Stock Options / RSUs
Eligible participants may receive (i) stock options, (ii) RSUs or (iii) a combination of both stock options and RSUs. The fair value of each of the Company’s stock option and RSU awards is expensed on a straight-line basis over the required service period, which is generally the 3-year vesting period. However, for stock options and RSUs granted to retirement eligible employees, the Company recognizes an expense for the entire fair value at the grant date.
The average fair value of the stock options granted is determined using the Black-Scholes option-pricing model.
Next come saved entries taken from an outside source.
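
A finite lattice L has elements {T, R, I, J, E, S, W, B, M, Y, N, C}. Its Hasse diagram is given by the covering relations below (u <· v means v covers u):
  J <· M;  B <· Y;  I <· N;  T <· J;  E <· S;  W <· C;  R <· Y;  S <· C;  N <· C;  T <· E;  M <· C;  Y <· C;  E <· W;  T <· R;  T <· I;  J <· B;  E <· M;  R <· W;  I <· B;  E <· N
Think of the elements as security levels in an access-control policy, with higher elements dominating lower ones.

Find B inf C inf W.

Common lower bounds of {B, C, W}: T.
The greatest among these is T.

T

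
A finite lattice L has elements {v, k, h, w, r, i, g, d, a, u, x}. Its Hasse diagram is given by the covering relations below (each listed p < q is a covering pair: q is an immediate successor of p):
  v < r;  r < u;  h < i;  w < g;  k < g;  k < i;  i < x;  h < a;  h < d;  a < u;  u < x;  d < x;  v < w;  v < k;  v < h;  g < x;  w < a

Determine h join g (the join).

x

Common upper bounds of {h, g}: x.
The least among these is x.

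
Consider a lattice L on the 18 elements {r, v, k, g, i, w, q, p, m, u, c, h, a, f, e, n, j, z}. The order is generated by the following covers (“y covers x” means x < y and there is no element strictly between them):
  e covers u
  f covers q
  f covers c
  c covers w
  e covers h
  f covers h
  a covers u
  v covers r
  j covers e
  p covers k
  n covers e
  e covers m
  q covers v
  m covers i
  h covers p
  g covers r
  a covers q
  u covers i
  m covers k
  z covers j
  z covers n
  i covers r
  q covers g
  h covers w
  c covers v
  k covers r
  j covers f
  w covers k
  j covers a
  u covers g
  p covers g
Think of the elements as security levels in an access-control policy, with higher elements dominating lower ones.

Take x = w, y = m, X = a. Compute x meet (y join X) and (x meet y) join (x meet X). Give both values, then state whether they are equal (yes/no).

y join X = j, so x meet (y join X) = w meet j = w.
x meet y = k and x meet X = r, so (x meet y) join (x meet X) = k join r = k.
Equal: no.

w; k; no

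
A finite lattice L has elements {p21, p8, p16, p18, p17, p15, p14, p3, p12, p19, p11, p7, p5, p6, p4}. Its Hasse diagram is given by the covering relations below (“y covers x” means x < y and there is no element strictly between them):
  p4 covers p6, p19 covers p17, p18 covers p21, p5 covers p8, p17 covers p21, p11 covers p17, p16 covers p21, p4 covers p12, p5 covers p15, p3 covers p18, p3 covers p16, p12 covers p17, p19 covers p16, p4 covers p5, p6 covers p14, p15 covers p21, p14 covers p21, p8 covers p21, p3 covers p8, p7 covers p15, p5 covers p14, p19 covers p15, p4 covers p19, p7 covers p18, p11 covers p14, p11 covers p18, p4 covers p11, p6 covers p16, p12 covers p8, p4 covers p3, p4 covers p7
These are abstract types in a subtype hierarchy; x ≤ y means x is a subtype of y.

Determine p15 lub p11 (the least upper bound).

p4

Common upper bounds of {p15, p11}: p4.
The least among these is p4.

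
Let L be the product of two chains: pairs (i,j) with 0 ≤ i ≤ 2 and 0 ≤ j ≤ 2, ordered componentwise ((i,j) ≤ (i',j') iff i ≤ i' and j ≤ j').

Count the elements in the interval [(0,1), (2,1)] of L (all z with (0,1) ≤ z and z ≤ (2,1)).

3

The interval [(0,1), (2,1)] = {(0,1), (1,1), (2,1)}, which has 3 elements.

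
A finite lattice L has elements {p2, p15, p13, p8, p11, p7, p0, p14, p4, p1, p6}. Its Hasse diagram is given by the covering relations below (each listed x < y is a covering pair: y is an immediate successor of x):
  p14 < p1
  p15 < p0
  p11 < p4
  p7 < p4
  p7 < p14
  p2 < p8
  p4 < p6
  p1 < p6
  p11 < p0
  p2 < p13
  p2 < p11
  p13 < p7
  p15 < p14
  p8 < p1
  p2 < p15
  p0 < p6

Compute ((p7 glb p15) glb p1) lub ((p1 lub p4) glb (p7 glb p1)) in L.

p7

p7 ∧ p15 = p2
p2 ∧ p1 = p2
p1 ∨ p4 = p6
p7 ∧ p1 = p7
p6 ∧ p7 = p7
p2 ∨ p7 = p7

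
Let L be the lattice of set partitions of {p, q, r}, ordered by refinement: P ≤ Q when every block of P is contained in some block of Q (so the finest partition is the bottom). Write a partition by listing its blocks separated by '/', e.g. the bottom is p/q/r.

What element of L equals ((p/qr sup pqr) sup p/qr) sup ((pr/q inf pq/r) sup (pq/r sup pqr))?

pqr

p/qr ∨ pqr = pqr
pqr ∨ p/qr = pqr
pr/q ∧ pq/r = p/q/r
pq/r ∨ pqr = pqr
p/q/r ∨ pqr = pqr
pqr ∨ pqr = pqr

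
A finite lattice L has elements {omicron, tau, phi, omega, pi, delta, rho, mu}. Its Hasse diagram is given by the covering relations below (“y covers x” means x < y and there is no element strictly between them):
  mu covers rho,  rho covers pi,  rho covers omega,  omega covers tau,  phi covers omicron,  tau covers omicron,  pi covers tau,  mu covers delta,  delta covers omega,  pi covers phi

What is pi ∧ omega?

Common lower bounds of {pi, omega}: omicron, tau.
The greatest among these is tau.

tau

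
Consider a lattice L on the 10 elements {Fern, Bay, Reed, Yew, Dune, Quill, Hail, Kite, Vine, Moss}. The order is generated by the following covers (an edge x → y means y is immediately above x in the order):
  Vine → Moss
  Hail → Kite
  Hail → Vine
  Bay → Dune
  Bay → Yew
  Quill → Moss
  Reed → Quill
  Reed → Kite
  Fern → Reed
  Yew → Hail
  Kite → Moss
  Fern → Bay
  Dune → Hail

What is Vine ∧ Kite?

Hail

Common lower bounds of {Vine, Kite}: Bay, Dune, Fern, Hail, Yew.
The greatest among these is Hail.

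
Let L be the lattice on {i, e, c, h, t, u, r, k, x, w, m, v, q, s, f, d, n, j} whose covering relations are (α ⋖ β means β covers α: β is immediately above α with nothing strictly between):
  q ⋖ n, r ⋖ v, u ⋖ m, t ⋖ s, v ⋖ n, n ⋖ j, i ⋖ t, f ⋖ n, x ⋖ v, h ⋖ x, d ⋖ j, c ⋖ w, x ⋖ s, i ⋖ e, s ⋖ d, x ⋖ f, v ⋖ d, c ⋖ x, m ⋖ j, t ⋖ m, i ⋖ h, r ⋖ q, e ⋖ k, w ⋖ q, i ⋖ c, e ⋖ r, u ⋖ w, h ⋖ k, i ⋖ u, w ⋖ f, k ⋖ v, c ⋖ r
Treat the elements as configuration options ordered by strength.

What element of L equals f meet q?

f ∧ q = w

w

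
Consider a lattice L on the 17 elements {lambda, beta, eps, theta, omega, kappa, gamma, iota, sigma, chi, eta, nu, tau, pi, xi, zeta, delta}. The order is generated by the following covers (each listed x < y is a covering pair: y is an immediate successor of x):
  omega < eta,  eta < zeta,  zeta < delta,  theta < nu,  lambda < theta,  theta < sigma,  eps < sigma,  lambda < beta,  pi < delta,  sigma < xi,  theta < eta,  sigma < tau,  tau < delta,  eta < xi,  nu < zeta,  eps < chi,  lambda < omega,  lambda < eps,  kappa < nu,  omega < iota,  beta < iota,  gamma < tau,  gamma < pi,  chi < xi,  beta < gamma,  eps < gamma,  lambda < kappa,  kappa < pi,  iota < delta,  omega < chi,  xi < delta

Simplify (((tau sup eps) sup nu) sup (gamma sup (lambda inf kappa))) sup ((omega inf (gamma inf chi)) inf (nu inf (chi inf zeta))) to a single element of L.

delta

tau ∨ eps = tau
tau ∨ nu = delta
lambda ∧ kappa = lambda
gamma ∨ lambda = gamma
delta ∨ gamma = delta
gamma ∧ chi = eps
omega ∧ eps = lambda
chi ∧ zeta = omega
nu ∧ omega = lambda
lambda ∧ lambda = lambda
delta ∨ lambda = delta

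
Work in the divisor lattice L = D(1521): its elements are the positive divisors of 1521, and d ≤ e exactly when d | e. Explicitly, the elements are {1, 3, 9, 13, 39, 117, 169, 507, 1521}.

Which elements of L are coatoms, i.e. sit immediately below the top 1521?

The coatoms are exactly the elements covered by 1521: 117, 507.

117, 507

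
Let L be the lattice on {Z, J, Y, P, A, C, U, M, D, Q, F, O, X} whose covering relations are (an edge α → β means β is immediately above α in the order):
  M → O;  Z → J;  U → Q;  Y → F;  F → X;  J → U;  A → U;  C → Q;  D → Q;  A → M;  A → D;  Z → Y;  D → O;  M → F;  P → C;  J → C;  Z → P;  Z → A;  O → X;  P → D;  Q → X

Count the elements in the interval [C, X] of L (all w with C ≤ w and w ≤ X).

The interval [C, X] = {C, Q, X}, which has 3 elements.

3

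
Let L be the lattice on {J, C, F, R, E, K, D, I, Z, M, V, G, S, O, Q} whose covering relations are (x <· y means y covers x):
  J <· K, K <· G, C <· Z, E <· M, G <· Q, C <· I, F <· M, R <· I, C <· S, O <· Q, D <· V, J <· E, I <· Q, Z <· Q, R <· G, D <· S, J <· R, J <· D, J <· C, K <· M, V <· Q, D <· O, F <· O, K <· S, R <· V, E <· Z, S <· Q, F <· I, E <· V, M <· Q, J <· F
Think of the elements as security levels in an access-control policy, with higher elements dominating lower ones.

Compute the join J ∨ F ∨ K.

Common upper bounds of {J, F, K}: M, Q.
The least among these is M.

M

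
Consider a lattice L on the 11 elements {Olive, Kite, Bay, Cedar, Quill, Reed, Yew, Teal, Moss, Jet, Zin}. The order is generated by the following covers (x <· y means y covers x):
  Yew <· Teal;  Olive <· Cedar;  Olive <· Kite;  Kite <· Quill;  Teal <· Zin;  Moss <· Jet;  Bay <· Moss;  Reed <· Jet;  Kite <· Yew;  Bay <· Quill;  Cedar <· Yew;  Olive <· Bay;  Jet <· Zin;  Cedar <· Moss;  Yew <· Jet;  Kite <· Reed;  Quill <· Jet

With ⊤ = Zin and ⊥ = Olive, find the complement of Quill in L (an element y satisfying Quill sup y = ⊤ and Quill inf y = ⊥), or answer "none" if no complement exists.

none

For every candidate y, either Quill ∨ y ≠ Zin or Quill ∧ y ≠ Olive; no complement exists.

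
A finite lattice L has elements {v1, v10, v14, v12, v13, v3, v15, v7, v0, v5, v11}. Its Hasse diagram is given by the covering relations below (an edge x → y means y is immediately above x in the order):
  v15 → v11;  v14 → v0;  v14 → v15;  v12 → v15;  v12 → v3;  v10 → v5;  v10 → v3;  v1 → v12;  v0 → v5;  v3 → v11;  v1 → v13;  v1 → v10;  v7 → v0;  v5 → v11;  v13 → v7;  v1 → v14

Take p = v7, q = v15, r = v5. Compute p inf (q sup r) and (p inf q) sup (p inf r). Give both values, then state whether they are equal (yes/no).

v7; v7; yes

q sup r = v11, so p inf (q sup r) = v7 inf v11 = v7.
p inf q = v1 and p inf r = v7, so (p inf q) sup (p inf r) = v1 sup v7 = v7.
Equal: yes.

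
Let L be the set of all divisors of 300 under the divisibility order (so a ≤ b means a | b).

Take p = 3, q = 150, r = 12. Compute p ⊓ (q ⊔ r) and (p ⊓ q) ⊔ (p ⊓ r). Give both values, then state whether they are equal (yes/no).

3; 3; yes

q ⊔ r = 300, so p ⊓ (q ⊔ r) = 3 ⊓ 300 = 3.
p ⊓ q = 3 and p ⊓ r = 3, so (p ⊓ q) ⊔ (p ⊓ r) = 3 ⊔ 3 = 3.
Equal: yes.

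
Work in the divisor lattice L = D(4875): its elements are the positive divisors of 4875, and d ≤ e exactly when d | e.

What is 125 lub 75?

375

Common upper bounds of {125, 75}: 375, 4875.
The least among these is 375.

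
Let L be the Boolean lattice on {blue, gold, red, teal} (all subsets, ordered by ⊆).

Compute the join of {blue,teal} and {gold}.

{blue,gold,teal}

Common upper bounds of {{blue,teal}, {gold}}: {blue,gold,red,teal}, {blue,gold,teal}.
The least among these is {blue,gold,teal}.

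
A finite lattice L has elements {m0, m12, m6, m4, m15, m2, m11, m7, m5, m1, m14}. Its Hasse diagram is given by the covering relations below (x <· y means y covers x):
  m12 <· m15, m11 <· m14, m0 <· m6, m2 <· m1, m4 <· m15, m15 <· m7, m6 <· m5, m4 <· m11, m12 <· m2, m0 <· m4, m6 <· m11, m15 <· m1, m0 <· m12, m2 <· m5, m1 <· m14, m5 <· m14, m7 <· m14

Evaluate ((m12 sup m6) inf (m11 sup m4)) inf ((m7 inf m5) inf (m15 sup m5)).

m12 ∨ m6 = m5
m11 ∨ m4 = m11
m5 ∧ m11 = m6
m7 ∧ m5 = m12
m15 ∨ m5 = m14
m12 ∧ m14 = m12
m6 ∧ m12 = m0

m0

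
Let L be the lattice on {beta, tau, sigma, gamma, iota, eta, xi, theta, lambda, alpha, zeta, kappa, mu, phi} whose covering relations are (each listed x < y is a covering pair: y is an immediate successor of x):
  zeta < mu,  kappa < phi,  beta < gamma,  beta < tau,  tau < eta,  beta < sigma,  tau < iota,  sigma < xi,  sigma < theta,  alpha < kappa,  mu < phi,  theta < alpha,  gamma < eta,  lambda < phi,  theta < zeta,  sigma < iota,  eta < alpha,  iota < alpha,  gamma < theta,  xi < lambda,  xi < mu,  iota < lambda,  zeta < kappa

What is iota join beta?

Common upper bounds of {iota, beta}: alpha, iota, kappa, lambda, phi.
The least among these is iota.

iota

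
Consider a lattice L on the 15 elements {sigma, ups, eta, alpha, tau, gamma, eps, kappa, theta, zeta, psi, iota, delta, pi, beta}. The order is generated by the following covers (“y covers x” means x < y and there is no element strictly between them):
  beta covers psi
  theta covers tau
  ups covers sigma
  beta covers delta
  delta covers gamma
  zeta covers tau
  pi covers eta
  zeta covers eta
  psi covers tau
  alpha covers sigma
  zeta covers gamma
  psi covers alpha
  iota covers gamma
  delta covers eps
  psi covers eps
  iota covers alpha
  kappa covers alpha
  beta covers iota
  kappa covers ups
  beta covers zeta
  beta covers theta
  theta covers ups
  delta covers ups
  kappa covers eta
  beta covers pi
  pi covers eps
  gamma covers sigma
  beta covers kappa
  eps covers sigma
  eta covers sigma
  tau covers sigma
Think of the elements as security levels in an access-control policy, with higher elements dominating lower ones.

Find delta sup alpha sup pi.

beta

Common upper bounds of {delta, alpha, pi}: beta.
The least among these is beta.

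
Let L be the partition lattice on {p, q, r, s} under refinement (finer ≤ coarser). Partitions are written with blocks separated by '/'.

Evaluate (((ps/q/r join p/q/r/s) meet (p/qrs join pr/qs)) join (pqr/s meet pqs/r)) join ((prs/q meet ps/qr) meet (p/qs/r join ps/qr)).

ps/q/r ∨ p/q/r/s = ps/q/r
p/qrs ∨ pr/qs = pqrs
ps/q/r ∧ pqrs = ps/q/r
pqr/s ∧ pqs/r = pq/r/s
ps/q/r ∨ pq/r/s = pqs/r
prs/q ∧ ps/qr = ps/q/r
p/qs/r ∨ ps/qr = pqrs
ps/q/r ∧ pqrs = ps/q/r
pqs/r ∨ ps/q/r = pqs/r

pqs/r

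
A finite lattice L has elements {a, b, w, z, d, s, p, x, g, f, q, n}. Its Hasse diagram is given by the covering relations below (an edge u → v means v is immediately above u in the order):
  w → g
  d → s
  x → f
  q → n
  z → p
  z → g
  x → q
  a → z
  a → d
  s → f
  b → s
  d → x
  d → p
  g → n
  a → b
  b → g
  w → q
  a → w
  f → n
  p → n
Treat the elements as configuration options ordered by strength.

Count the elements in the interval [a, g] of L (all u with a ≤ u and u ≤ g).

5

The interval [a, g] = {a, b, g, w, z}, which has 5 elements.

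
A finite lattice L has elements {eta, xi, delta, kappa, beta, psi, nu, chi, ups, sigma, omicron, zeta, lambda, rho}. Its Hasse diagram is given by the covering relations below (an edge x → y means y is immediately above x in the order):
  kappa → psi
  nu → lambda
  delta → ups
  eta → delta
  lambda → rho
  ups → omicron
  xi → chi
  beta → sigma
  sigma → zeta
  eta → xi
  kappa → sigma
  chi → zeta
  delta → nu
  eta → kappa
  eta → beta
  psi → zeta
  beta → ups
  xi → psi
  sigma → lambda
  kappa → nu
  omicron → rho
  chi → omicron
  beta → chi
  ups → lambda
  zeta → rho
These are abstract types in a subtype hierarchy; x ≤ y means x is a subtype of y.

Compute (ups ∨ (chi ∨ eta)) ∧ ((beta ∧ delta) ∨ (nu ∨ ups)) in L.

chi ∨ eta = chi
ups ∨ chi = omicron
beta ∧ delta = eta
nu ∨ ups = lambda
eta ∨ lambda = lambda
omicron ∧ lambda = ups

ups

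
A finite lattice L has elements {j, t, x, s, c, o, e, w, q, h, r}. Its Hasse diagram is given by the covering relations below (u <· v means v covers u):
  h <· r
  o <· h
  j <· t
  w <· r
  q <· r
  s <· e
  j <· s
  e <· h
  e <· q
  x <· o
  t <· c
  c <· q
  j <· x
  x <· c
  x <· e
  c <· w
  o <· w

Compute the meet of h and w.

Common lower bounds of {h, w}: j, o, x.
The greatest among these is o.

o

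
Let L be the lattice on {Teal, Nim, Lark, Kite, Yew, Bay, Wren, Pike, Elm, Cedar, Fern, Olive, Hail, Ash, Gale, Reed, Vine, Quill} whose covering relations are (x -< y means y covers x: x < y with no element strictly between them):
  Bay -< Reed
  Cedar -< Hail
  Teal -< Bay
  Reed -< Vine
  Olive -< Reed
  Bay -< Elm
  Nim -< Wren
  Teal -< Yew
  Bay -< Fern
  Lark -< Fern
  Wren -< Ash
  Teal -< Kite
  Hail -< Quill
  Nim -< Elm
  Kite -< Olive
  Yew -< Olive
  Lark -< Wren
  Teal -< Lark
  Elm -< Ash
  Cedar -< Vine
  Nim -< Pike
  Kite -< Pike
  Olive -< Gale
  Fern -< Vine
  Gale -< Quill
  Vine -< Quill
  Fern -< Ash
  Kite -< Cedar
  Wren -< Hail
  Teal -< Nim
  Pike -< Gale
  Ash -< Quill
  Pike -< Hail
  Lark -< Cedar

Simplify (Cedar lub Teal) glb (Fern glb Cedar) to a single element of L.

Cedar ∨ Teal = Cedar
Fern ∧ Cedar = Lark
Cedar ∧ Lark = Lark

Lark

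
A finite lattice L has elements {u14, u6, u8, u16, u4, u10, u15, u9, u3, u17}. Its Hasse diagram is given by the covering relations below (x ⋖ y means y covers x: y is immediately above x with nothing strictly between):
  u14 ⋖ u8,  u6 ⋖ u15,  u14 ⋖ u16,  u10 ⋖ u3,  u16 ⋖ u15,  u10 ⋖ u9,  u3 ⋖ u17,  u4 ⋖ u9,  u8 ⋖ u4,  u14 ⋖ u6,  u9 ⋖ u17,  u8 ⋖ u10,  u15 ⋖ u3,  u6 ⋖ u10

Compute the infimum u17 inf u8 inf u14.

Common lower bounds of {u17, u8, u14}: u14.
The greatest among these is u14.

u14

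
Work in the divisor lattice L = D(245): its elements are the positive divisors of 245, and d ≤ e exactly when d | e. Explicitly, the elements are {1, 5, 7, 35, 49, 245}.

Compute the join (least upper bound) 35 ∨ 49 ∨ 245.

In the divisibility order, the join is the least common multiple: lcm(35, 49, 245) = 245.

245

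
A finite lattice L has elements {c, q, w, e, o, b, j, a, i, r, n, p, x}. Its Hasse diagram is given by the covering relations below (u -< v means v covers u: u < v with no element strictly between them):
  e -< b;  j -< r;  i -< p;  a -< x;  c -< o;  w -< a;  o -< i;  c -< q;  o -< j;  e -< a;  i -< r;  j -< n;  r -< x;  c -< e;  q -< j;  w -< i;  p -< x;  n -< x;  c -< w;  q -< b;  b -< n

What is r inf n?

j

Common lower bounds of {r, n}: c, j, o, q.
The greatest among these is j.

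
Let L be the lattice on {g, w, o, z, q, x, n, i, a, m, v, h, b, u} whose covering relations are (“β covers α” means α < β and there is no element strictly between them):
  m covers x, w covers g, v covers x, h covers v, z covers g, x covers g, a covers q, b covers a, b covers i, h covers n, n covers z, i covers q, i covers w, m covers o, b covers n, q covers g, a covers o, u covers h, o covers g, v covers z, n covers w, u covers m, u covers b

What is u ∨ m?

Common upper bounds of {u, m}: u.
The least among these is u.

u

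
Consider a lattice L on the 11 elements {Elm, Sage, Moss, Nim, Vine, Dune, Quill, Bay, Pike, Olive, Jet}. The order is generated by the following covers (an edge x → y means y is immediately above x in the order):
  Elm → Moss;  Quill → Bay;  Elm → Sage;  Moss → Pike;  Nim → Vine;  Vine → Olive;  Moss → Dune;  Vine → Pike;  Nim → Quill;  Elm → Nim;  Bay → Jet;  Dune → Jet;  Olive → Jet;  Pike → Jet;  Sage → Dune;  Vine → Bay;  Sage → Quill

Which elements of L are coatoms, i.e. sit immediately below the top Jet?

Bay, Dune, Olive, Pike

The coatoms are exactly the elements covered by Jet: Bay, Dune, Olive, Pike.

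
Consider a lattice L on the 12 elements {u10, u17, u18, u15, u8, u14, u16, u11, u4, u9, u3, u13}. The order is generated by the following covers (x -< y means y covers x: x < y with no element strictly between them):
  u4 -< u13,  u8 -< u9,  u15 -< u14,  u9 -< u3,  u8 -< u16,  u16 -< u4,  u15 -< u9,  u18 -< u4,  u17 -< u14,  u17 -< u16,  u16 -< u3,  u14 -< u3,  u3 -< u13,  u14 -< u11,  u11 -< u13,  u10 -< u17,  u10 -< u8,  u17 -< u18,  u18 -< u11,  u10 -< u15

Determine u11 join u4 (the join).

u13

Common upper bounds of {u11, u4}: u13.
The least among these is u13.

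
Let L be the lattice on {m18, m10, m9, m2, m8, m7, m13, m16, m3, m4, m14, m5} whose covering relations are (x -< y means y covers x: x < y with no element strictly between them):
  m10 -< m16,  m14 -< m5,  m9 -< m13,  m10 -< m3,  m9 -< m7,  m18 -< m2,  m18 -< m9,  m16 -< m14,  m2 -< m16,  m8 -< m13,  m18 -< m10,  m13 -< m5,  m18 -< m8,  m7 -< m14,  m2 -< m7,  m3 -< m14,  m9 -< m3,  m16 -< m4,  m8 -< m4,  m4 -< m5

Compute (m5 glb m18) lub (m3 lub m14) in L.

m14

m5 ∧ m18 = m18
m3 ∨ m14 = m14
m18 ∨ m14 = m14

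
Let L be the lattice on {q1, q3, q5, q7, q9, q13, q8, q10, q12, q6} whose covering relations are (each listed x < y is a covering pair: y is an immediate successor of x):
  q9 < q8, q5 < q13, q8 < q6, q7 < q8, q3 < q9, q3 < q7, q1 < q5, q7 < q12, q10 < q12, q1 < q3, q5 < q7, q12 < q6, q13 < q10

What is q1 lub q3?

q3

Common upper bounds of {q1, q3}: q12, q3, q6, q7, q8, q9.
The least among these is q3.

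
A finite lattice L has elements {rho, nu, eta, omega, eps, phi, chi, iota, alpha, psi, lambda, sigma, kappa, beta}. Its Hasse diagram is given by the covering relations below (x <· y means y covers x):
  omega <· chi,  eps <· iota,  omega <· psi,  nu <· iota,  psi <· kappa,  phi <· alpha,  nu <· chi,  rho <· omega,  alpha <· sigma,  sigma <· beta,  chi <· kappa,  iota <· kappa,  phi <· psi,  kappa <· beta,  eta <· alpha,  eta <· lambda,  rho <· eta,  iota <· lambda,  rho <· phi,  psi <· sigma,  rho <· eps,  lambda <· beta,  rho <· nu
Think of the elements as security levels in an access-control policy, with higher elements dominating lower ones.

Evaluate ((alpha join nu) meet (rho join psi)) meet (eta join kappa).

psi

alpha ∨ nu = beta
rho ∨ psi = psi
beta ∧ psi = psi
eta ∨ kappa = beta
psi ∧ beta = psi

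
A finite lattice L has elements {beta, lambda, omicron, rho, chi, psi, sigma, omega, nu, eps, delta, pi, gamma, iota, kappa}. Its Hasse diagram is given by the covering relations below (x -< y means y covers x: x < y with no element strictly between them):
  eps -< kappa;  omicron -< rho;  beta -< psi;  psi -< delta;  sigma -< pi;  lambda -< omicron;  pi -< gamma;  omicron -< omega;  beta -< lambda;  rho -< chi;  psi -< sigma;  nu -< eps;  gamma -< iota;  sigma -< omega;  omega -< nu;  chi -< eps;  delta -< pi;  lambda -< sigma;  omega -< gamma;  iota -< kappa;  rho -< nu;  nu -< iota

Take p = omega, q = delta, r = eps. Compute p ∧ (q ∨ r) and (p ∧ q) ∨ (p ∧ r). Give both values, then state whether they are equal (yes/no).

q ∨ r = kappa, so p ∧ (q ∨ r) = omega ∧ kappa = omega.
p ∧ q = psi and p ∧ r = omega, so (p ∧ q) ∨ (p ∧ r) = psi ∨ omega = omega.
Equal: yes.

omega; omega; yes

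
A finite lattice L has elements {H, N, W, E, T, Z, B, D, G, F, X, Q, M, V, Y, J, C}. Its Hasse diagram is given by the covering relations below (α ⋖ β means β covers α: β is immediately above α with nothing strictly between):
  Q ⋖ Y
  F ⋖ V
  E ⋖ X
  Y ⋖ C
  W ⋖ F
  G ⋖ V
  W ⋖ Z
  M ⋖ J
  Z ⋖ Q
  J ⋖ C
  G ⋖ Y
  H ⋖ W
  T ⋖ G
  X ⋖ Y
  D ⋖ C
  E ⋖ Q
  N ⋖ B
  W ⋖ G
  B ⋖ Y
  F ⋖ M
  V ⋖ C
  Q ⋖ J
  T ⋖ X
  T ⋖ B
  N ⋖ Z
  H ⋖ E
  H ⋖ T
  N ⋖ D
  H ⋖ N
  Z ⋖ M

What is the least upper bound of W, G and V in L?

Common upper bounds of {W, G, V}: C, V.
The least among these is V.

V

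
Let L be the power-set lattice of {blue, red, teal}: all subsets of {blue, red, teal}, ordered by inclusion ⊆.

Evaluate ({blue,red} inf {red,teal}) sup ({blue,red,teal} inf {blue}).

{blue,red}

{blue,red} ∧ {red,teal} = {red}
{blue,red,teal} ∧ {blue} = {blue}
{red} ∨ {blue} = {blue,red}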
The following assumptions were used during the six months ended June 30:
 
 
2019
 
2018
Dividend yield
 
2.09
%
 
2.00
%
Volatility
 
21.46
%
 
21.64
%
Risk-free rate of return
 
2.49
%
 
2.48
%
Expected life in years
 
4.8

 
4.8


A description of the significant assumptions used to estimate the fair value of the stock option awards is as follows:
Volatility - The expected volatility is based on a weighted average of the Company’s implied volatility and the most recent historical volatility of the Company’s stock commensurate with the expected life.
Risk-free rate of return - The Company applies a yield curve of continuous risk-free rates based upon the published U.S. Treasury spot rates on the grant date.
Expected life - The expected life of the Company’s stock option awards represents the weighted-average of the actual period since the grant date for all exercised or canceled options and an expected period for all outstanding options.
Dividend yield - The Company determines the dividend yield based upon the expected quarterly dividend payments as of the grant date and the current fair market value of the Company’s stock.
Forfeiture Rate - The Company analyzes historical data of forfeited options to develop a reasonable expectation of the number of options to forfeit prior to vesting per year. This expected forfeiture rate is applied to the Company’s ongoing compensation expense; however, all expense is adjusted to reflect actual vestings and forfeitures.
Performance Shares
The Company has a Performance Share Program (PSP) for key employees. The program provides awards in the form of PSUs based on performance against pre-established objectives. The annual target award level is expressed as a number of the Company's ordinary shares based on the fair market value of the Company's stock on the date of grant. All PSUs are settled in the form of ordinary shares.
Beginning with the 2018 grant year, PSU awards are earned based on 50% upon a performance condition, measured by relative Cash Flow Return on Invested Capital (CROIC) to the industrial group of companies in the S&P 500 Index over a 3-year performance period, and 50% upon a market condition, measured by the Company's relative total shareholder return (TSR) as compared to the TSR of the industrial group of companies in the S&P 500 Index over a 3-year performance period. The fair value of the market condition is estimated using a Monte Carlo Simulation approach in a risk-neutral framework based upon historical volatility, risk-free rates and correlation matrix. Awards granted prior to 2018 are earned based on 50% upon a performance condition, measured by relative EPS growth as compared to the industrial group of companies in the S&P 500 Index over a 3-year performance period, and 50% upon a market condition, measured by the Company's relative TSR as compared to the TSR of the industrial group of companies in the S&P 500 Index over a 3-year performance period.
Deferred Compensation
The Company allows key employees to defer a portion of their eligible compensation into a number of investment choices, including its ordinary share equivalents. Any amounts invested in ordinary share equivalents will be settled in ordinary shares of the Company at the time of distribution.